The technology is available to have people call in, make a payment, or schedule an appointment without ever speaking with a representative. BUT, and this is big, if the caller does not hear the option they are looking for and they cannot connect with a person, they will go elsewhere. Or, for those poor hospitals struggling to get paid and/or to improve cash flow, the patient is going to spend their money elsewhere and the hospital will have to pay someone to make a call or they will pay a collection firm to recover the debt.
I can almost hear the conversation that led to this. “Patients are on hold too long.” “We can’t find switchboard operators.” “Let’s make it automated.”
Years ago I worked with an IVR company helping to automate calls and transactions for healthcare providers. I know of a virtual collection firm (well almost virtual) that is serving over 200 hospitals with 16 agents. The rest is automated via IVR, text messaging, and email. All driven by algorithms. They had to invest time to get clear on a variety of things:
- Who do they want to use the technology?

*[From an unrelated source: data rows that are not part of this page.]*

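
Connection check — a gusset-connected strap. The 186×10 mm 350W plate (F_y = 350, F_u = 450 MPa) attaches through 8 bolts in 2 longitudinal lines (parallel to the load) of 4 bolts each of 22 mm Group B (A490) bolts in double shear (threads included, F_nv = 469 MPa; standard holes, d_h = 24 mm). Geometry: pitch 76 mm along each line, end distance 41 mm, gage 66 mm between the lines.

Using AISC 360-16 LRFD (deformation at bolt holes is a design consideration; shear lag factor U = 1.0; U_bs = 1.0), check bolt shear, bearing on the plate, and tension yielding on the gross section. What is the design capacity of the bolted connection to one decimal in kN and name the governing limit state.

585.9 kN (gross-section yield governs)

Bolt shear: A_b = π(22)²/4 = 380.13 mm². φR_n = 0.75 × 469 × 380.13 × 8 × 2 = 2139.4 kN.
Bearing (10 mm plate, F_u = 450 MPa): end bolts L_c = 41 − 24/2 = 29, R_n = min(1.2×29×10×450, 2.4×22×10×450) = 156.6 kN/bolt; interior L_c = 76 − 24 = 52, R_n = 237.6 kN/bolt. φR_n = 0.75 × (2×156.6 + 6×237.6) = 1304.1 kN.
Tension yield (gross): A_g = 186×10 = 1860 mm². φR_n = 0.90 × 350 × 1860 = 585.9 kN.
Governing: min(2139.4, 1304.1, 585.9) = 585.9 kN → gross-section yield.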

- What problem are the callers trying to solve by calling in?
- What are the 80% of calls that can be automated and the best way to route them?
- Check a Balance
- Check a schedule
- How will you handle the outliers?
Put yourself in your patient’s shoes; this is a good communication practice to begin with. What questions might they have? What might they be afraid of? How can you answer those questions before they are asked?
Our American Healthcare System is on the ropes and leaders are reaching for ways to reduce costs in order to stay in business. Particularly in rural areas. But if the leaders do not slow down and really think through their options, perhaps they need to solicit some expert help. Or, their patients and community will not get the care they need.